Sometimes you write, edit, and polish a story you believe in only for it to get rejected by all the usual suspects. Sometimes, you may want to write a story but can’t think for an eventual home for it, which stops you in your tracks. The more markets you are aware of, the greater the odds of finding a home for your well-crafted story, especially if it has a very particular theme, tone, or style.
There are many paying short story markets open each year each with their own vision and style, which might just chime with your own. Here are eight of them, each looking for new voices and particular flavors of stories:
The Deadlands is a new magazine looking for speculative fiction about death. They pay $0.10/word for stories up to 5000 words, $50 for poems, and $100 for essays of 1000-4000 words. ‘The Deadlands exists in liminal spaces between life, death, and elsewhere. We are looking for speculative fiction that concerns itself with death–but also everything death may involve. A ghost in a shadowed wood. An afterlife discovered through a rusted door. An abandoned house in the middle of a haunted field. A skeletal figure moving with intent toward something unseen. Death personified. Burials in troubled lands. A raised scythe against a clouded sky. Memento mori. The rivers of the dead. The sprawling underworlds beneath our feet. The Deadlands would love to see stories from a worldwide perspective, different cultures, different approaches to death.’

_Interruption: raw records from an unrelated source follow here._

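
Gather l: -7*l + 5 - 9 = -7*l - 4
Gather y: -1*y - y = -2*y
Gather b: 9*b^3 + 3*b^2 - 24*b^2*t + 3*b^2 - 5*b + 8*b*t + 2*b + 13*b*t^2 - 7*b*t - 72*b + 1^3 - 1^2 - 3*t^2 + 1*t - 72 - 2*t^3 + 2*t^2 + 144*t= 9*b^3 + b^2*(6 - 24*t) + b*(13*t^2 + t - 75) - 2*t^3 - t^2 + 145*t - 72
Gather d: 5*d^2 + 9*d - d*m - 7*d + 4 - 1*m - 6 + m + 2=5*d^2 + d*(2 - m)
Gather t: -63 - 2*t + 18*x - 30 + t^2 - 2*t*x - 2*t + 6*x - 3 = t^2 + t*(-2*x - 4) + 24*x - 96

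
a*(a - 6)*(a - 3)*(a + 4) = a^4 - 5*a^3 - 18*a^2 + 72*a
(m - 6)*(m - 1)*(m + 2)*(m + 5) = m^4 - 33*m^2 - 28*m + 60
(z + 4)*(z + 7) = z^2 + 11*z + 28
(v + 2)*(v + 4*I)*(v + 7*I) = v^3 + 2*v^2 + 11*I*v^2 - 28*v + 22*I*v - 56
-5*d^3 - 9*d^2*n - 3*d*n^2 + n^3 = (-5*d + n)*(d + n)^2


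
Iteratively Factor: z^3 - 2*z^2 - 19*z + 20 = (z - 1)*(z^2 - z - 20) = (z - 5)*(z - 1)*(z + 4)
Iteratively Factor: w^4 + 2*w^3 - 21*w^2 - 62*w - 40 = (w + 4)*(w^3 - 2*w^2 - 13*w - 10) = (w + 1)*(w + 4)*(w^2 - 3*w - 10) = (w - 5)*(w + 1)*(w + 4)*(w + 2)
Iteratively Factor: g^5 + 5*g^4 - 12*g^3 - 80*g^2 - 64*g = (g + 4)*(g^4 + g^3 - 16*g^2 - 16*g) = g*(g + 4)*(g^3 + g^2 - 16*g - 16) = g*(g + 4)^2*(g^2 - 3*g - 4) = g*(g - 4)*(g + 4)^2*(g + 1)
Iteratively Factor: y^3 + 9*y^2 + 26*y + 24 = (y + 4)*(y^2 + 5*y + 6) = (y + 2)*(y + 4)*(y + 3)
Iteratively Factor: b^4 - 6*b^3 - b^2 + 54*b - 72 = (b + 3)*(b^3 - 9*b^2 + 26*b - 24) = (b - 3)*(b + 3)*(b^2 - 6*b + 8) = (b - 4)*(b - 3)*(b + 3)*(b - 2)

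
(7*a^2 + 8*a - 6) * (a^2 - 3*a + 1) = 7*a^4 - 13*a^3 - 23*a^2 + 26*a - 6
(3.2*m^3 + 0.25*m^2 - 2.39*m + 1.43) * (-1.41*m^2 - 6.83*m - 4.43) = -4.512*m^5 - 22.2085*m^4 - 12.5136*m^3 + 13.1999*m^2 + 0.8208*m - 6.3349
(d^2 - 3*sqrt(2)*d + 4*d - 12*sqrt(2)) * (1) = d^2 - 3*sqrt(2)*d + 4*d - 12*sqrt(2)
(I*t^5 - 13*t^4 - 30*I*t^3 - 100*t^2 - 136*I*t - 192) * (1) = I*t^5 - 13*t^4 - 30*I*t^3 - 100*t^2 - 136*I*t - 192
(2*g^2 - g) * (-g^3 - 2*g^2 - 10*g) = -2*g^5 - 3*g^4 - 18*g^3 + 10*g^2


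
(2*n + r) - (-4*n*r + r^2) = 4*n*r + 2*n - r^2 + r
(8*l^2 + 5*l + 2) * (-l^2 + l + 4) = -8*l^4 + 3*l^3 + 35*l^2 + 22*l + 8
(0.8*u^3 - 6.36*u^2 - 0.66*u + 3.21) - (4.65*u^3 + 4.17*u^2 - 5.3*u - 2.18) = -3.85*u^3 - 10.53*u^2 + 4.64*u + 5.39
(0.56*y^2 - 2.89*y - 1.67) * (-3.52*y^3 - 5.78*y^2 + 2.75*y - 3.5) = -1.9712*y^5 + 6.936*y^4 + 24.1226*y^3 - 0.254900000000001*y^2 + 5.5225*y + 5.845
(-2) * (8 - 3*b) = 6*b - 16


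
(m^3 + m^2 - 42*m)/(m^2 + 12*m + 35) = m*(m - 6)/(m + 5)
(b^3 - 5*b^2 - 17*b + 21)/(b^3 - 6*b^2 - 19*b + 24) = (b - 7)/(b - 8)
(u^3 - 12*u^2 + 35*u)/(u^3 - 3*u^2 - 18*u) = (-u^2 + 12*u - 35)/(-u^2 + 3*u + 18)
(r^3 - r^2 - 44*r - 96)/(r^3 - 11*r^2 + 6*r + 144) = (r + 4)/(r - 6)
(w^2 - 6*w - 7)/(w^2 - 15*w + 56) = (w + 1)/(w - 8)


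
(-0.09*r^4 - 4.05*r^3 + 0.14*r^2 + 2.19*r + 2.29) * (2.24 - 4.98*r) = 0.4482*r^5 + 19.9674*r^4 - 9.7692*r^3 - 10.5926*r^2 - 6.4986*r + 5.1296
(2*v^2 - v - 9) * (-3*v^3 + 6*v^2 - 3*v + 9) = -6*v^5 + 15*v^4 + 15*v^3 - 33*v^2 + 18*v - 81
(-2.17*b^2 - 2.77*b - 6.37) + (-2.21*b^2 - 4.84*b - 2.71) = -4.38*b^2 - 7.61*b - 9.08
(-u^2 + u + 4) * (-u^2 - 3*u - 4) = u^4 + 2*u^3 - 3*u^2 - 16*u - 16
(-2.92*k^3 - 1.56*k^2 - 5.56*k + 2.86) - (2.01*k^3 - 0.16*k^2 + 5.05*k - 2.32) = -4.93*k^3 - 1.4*k^2 - 10.61*k + 5.18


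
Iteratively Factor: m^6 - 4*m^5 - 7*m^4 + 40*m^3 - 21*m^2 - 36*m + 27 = (m + 1)*(m^5 - 5*m^4 - 2*m^3 + 42*m^2 - 63*m + 27) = (m - 3)*(m + 1)*(m^4 - 2*m^3 - 8*m^2 + 18*m - 9) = (m - 3)*(m + 1)*(m + 3)*(m^3 - 5*m^2 + 7*m - 3) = (m - 3)*(m - 1)*(m + 1)*(m + 3)*(m^2 - 4*m + 3) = (m - 3)*(m - 1)^2*(m + 1)*(m + 3)*(m - 3)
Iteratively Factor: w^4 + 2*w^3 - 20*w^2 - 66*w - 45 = (w + 1)*(w^3 + w^2 - 21*w - 45) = (w + 1)*(w + 3)*(w^2 - 2*w - 15) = (w + 1)*(w + 3)^2*(w - 5)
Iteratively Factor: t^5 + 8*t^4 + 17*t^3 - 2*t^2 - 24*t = (t + 3)*(t^4 + 5*t^3 + 2*t^2 - 8*t) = (t + 2)*(t + 3)*(t^3 + 3*t^2 - 4*t) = (t - 1)*(t + 2)*(t + 3)*(t^2 + 4*t) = t*(t - 1)*(t + 2)*(t + 3)*(t + 4)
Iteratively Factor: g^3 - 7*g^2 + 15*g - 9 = (g - 3)*(g^2 - 4*g + 3) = (g - 3)^2*(g - 1)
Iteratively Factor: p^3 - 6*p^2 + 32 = (p - 4)*(p^2 - 2*p - 8) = (p - 4)*(p + 2)*(p - 4)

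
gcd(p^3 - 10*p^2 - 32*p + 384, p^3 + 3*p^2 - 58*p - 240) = p^2 - 2*p - 48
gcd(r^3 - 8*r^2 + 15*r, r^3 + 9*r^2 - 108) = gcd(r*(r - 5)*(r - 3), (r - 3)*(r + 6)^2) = r - 3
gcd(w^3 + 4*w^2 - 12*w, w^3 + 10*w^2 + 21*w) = w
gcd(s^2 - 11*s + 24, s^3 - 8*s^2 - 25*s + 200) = s - 8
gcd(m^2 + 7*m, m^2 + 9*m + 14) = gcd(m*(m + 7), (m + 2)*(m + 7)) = m + 7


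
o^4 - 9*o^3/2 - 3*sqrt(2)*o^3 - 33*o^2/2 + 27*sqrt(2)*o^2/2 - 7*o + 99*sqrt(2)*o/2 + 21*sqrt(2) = (o - 7)*(o - 3*sqrt(2))*(sqrt(2)*o/2 + sqrt(2))*(sqrt(2)*o + sqrt(2)/2)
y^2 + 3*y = y*(y + 3)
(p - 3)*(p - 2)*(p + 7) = p^3 + 2*p^2 - 29*p + 42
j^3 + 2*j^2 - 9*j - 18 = (j - 3)*(j + 2)*(j + 3)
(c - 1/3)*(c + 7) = c^2 + 20*c/3 - 7/3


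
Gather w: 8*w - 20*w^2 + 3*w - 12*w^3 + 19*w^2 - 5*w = -12*w^3 - w^2 + 6*w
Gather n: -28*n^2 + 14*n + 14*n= -28*n^2 + 28*n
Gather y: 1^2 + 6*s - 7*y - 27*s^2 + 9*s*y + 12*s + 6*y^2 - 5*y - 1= -27*s^2 + 18*s + 6*y^2 + y*(9*s - 12)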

Uncharted Magazine is a magazine looking for crime, mystery, science fiction, fantasy, horror, and thriller short stories, which will debut in August 2021. They pay $200 for stories of 1000-5000 words. ‘We want stories that richly imagine the future of technology and science, we want stories of fantasy that make us hunger for new worlds, new biomes, new places we can explore through thrilling sensual details and human empathy. We want stories that thrill us, that make us feel alive, that awaken our desires to explore and go on adventures. We want stories that delve into the psychology of crime, that explore desperate and dastardly characters committing crimes of passion and intrigue. We want stories of mystery that make us search for answers, for reasons, for the things that happen in the shadows. We want stories that keep us up at night, afraid to turn the corner. Stories that take us into the resonant fear of looming monsters and haunting ghosts. We want stories that thrill us by keeping us on the edges of our seats, hearts pounding, wondering how it will end!’

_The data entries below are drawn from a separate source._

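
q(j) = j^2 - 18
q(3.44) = -6.17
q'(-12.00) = -24.00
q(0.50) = -17.75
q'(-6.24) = -12.48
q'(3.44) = 6.88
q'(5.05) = 10.10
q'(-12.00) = -24.00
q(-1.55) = -15.60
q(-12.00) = 126.00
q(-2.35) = -12.48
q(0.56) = -17.69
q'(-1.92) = -3.84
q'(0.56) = 1.12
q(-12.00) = 126.00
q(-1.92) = -14.31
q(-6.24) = 20.94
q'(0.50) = 1.00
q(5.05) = 7.50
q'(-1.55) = -3.10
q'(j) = 2*j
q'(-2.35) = -4.70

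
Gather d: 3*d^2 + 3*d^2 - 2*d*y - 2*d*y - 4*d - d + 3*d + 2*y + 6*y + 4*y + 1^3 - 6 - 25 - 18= 6*d^2 + d*(-4*y - 2) + 12*y - 48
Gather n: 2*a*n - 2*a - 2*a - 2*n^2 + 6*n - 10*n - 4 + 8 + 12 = -4*a - 2*n^2 + n*(2*a - 4) + 16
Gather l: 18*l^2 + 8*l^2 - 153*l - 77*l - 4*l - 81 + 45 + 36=26*l^2 - 234*l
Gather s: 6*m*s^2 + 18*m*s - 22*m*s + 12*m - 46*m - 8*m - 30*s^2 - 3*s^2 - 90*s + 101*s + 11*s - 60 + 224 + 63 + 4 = -42*m + s^2*(6*m - 33) + s*(22 - 4*m) + 231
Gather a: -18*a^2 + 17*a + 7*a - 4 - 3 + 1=-18*a^2 + 24*a - 6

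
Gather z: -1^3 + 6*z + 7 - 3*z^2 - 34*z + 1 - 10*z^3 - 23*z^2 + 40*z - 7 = -10*z^3 - 26*z^2 + 12*z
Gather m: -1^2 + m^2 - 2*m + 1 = m^2 - 2*m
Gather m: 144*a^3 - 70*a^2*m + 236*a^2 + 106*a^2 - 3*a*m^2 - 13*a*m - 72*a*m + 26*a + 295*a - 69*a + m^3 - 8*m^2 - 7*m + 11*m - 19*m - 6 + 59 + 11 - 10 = 144*a^3 + 342*a^2 + 252*a + m^3 + m^2*(-3*a - 8) + m*(-70*a^2 - 85*a - 15) + 54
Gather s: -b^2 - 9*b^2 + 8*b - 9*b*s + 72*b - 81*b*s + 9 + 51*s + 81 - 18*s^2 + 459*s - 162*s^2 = -10*b^2 + 80*b - 180*s^2 + s*(510 - 90*b) + 90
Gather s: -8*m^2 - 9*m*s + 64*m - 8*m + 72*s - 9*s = -8*m^2 + 56*m + s*(63 - 9*m)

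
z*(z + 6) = z^2 + 6*z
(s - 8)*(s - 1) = s^2 - 9*s + 8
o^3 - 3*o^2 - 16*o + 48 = (o - 4)*(o - 3)*(o + 4)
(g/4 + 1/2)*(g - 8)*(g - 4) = g^3/4 - 5*g^2/2 + 2*g + 16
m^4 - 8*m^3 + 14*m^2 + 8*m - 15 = (m - 5)*(m - 3)*(m - 1)*(m + 1)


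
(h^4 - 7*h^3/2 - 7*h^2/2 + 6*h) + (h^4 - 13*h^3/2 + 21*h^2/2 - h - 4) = 2*h^4 - 10*h^3 + 7*h^2 + 5*h - 4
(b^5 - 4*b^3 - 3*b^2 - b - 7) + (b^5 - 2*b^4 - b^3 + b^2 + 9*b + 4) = 2*b^5 - 2*b^4 - 5*b^3 - 2*b^2 + 8*b - 3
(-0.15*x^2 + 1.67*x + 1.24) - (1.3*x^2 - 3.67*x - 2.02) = -1.45*x^2 + 5.34*x + 3.26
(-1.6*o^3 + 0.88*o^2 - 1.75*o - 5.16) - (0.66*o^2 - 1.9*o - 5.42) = -1.6*o^3 + 0.22*o^2 + 0.15*o + 0.26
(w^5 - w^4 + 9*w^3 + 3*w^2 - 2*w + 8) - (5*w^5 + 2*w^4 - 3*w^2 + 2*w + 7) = -4*w^5 - 3*w^4 + 9*w^3 + 6*w^2 - 4*w + 1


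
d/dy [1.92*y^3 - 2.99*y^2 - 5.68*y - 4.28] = 5.76*y^2 - 5.98*y - 5.68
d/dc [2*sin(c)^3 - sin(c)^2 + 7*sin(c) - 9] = (6*sin(c)^2 - 2*sin(c) + 7)*cos(c)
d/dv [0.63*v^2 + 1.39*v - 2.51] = 1.26*v + 1.39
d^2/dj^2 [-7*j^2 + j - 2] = -14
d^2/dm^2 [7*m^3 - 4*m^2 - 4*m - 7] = 42*m - 8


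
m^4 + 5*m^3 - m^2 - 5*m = m*(m - 1)*(m + 1)*(m + 5)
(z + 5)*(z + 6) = z^2 + 11*z + 30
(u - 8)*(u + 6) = u^2 - 2*u - 48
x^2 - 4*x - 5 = (x - 5)*(x + 1)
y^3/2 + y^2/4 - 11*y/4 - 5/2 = (y/2 + 1)*(y - 5/2)*(y + 1)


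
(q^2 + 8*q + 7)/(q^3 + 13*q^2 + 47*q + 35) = 1/(q + 5)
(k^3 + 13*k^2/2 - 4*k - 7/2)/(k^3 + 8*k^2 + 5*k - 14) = (k + 1/2)/(k + 2)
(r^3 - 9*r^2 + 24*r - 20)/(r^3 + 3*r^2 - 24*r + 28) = (r - 5)/(r + 7)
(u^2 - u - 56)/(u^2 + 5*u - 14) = (u - 8)/(u - 2)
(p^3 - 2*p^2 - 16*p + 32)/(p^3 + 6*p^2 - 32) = (p - 4)/(p + 4)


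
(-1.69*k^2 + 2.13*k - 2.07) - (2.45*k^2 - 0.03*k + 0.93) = -4.14*k^2 + 2.16*k - 3.0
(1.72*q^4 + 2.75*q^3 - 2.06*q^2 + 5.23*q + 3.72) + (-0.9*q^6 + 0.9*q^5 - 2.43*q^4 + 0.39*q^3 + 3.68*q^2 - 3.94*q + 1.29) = -0.9*q^6 + 0.9*q^5 - 0.71*q^4 + 3.14*q^3 + 1.62*q^2 + 1.29*q + 5.01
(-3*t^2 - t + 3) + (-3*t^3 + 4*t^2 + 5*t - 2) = -3*t^3 + t^2 + 4*t + 1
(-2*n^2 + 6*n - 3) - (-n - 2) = -2*n^2 + 7*n - 1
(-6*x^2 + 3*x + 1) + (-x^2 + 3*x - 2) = -7*x^2 + 6*x - 1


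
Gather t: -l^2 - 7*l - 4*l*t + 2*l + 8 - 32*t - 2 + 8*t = -l^2 - 5*l + t*(-4*l - 24) + 6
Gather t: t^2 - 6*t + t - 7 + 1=t^2 - 5*t - 6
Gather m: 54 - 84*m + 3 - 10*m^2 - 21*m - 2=-10*m^2 - 105*m + 55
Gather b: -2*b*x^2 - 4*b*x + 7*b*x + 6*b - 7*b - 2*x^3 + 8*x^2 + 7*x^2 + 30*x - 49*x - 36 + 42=b*(-2*x^2 + 3*x - 1) - 2*x^3 + 15*x^2 - 19*x + 6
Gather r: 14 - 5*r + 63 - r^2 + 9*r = -r^2 + 4*r + 77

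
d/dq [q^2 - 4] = 2*q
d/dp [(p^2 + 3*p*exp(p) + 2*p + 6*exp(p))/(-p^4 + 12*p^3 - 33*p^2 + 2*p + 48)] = (2*(p^2 + 3*p*exp(p) + 2*p + 6*exp(p))*(2*p^3 - 18*p^2 + 33*p - 1) + (3*p*exp(p) + 2*p + 9*exp(p) + 2)*(-p^4 + 12*p^3 - 33*p^2 + 2*p + 48))/(-p^4 + 12*p^3 - 33*p^2 + 2*p + 48)^2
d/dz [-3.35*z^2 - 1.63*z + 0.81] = -6.7*z - 1.63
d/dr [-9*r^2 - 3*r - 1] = -18*r - 3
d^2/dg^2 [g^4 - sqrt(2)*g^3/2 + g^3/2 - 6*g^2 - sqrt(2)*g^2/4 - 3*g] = 12*g^2 - 3*sqrt(2)*g + 3*g - 12 - sqrt(2)/2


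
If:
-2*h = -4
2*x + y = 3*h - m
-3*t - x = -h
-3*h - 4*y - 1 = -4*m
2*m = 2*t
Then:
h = 2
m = -15/16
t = -15/16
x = 77/16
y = -43/16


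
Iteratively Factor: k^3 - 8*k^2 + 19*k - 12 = (k - 1)*(k^2 - 7*k + 12) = (k - 4)*(k - 1)*(k - 3)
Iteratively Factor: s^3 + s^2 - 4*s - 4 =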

Fat Coyote Literary is a new literary magazine open for stories and non-fiction up to 6000 words from neurodivergent writers only. They pay $0.03/word for fiction and non-fiction (up to $120) and also pay $1/ line for poems (up to $70). ‘Bold, unapologetic perspectives. Work that funnels sunlight through a magnifying glass to scorch the surface. Stir up emotions that lurch from the gut or radiate heat from the sternum. Infuriate us. Amuse us. Leave us in quiet relief. Whether the emotional charge that pulses through your work is subtle or bludgeoning, wield it with precision.’

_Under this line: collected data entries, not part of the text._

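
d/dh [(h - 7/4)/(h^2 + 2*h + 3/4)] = 4*(-4*h^2 + 14*h + 17)/(16*h^4 + 64*h^3 + 88*h^2 + 48*h + 9)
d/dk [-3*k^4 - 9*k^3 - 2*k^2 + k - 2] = -12*k^3 - 27*k^2 - 4*k + 1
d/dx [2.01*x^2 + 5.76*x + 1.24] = 4.02*x + 5.76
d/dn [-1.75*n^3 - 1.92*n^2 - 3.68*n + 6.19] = -5.25*n^2 - 3.84*n - 3.68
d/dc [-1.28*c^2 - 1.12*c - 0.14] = -2.56*c - 1.12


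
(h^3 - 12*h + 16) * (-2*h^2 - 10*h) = -2*h^5 - 10*h^4 + 24*h^3 + 88*h^2 - 160*h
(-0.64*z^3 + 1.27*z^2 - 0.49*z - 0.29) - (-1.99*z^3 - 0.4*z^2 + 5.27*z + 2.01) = 1.35*z^3 + 1.67*z^2 - 5.76*z - 2.3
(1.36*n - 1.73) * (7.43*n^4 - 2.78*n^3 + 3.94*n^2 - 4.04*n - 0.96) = 10.1048*n^5 - 16.6347*n^4 + 10.1678*n^3 - 12.3106*n^2 + 5.6836*n + 1.6608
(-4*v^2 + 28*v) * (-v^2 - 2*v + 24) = 4*v^4 - 20*v^3 - 152*v^2 + 672*v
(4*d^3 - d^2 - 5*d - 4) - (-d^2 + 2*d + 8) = 4*d^3 - 7*d - 12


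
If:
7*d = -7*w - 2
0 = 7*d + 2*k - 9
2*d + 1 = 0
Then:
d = -1/2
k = 25/4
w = 3/14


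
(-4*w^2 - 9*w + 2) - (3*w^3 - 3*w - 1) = -3*w^3 - 4*w^2 - 6*w + 3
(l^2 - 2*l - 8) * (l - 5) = l^3 - 7*l^2 + 2*l + 40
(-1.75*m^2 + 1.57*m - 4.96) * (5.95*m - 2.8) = -10.4125*m^3 + 14.2415*m^2 - 33.908*m + 13.888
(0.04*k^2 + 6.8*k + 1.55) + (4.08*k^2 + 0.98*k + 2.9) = 4.12*k^2 + 7.78*k + 4.45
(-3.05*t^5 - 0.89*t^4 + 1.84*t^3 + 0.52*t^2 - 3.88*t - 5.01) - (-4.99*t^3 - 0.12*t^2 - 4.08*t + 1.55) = -3.05*t^5 - 0.89*t^4 + 6.83*t^3 + 0.64*t^2 + 0.2*t - 6.56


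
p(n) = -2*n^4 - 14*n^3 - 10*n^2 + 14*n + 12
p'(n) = -8*n^3 - 42*n^2 - 20*n + 14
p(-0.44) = 5.02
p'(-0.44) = 15.35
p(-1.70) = 11.38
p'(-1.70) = -34.08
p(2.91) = -520.35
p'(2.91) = -597.00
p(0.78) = 9.45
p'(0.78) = -30.95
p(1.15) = -9.92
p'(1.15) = -76.71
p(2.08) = -165.56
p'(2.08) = -281.30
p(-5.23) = 171.67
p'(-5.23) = 114.22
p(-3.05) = 100.42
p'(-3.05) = -88.72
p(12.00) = -66924.00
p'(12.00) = -20098.00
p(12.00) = -66924.00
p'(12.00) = -20098.00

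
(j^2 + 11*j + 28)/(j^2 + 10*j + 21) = (j + 4)/(j + 3)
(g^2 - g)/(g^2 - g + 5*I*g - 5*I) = g/(g + 5*I)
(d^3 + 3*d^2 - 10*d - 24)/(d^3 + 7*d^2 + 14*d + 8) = (d - 3)/(d + 1)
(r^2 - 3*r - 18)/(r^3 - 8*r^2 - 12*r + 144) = (r + 3)/(r^2 - 2*r - 24)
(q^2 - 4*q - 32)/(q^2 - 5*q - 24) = (q + 4)/(q + 3)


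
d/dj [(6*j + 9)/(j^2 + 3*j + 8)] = 3*(2*j^2 + 6*j - (2*j + 3)^2 + 16)/(j^2 + 3*j + 8)^2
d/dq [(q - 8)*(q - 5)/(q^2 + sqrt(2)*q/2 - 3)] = 2*(-(q - 8)*(q - 5)*(4*q + sqrt(2)) + (2*q - 13)*(2*q^2 + sqrt(2)*q - 6))/(2*q^2 + sqrt(2)*q - 6)^2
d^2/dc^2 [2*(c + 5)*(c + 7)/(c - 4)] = 396/(c^3 - 12*c^2 + 48*c - 64)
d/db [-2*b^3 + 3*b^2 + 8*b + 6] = -6*b^2 + 6*b + 8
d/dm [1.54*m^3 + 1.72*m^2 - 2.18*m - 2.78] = 4.62*m^2 + 3.44*m - 2.18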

Blood Knife is an online magazine looking to explore cyberpunk, SF, Fantasy, and culture. They are interested in ‘imagined futures, alternate histories, blood, cyborgs, and radical left politics. They want to ‘explore the collision of the soon-to-be, the never-was, and the now.’ They pay $0.09/word for stories up to 1200 words. They also pay $60 for non-fiction pieces of 800 words.
Lascivity is not a brand new market, but they are open for new kinky erotic stories up to 4000 words, and essays up to 2000 words. They pay £0.05/word. ‘Dirty stories deserve the same craft and attention as literary ones. Smut is a valid art form. Erotica doesn’t have to be trashy or stupid. The badly-researched Cosmopolitan article is not the best we, as a culture, can do. Everything we publish features kink in some way. We’re not a market for vanilla erotica, nor do we seek generic sex and relationship articles. We welcome darker erotica and essays which tackle complex subjects.’
Brink is a new literary magazine that pays $50 for stories up to 1500 words, and $100 for stories longer than 1500 words. They pay $25 for poems. Brink is ‘dedicated to publishing hybrid, cross-genre work of both emerging and established creatives who often reside outside traditional artistic disciplines. By providing space primed to instigate new ideas, Brink fosters dialogue and collaborative community across disciplines and cultural divides.’
Avery Springwood is a science fiction writer and photographer living in the UK. When she’s not working, she can be found spending time with her family and their beloved cockapoo, or trying to find time to read speculative fiction stories.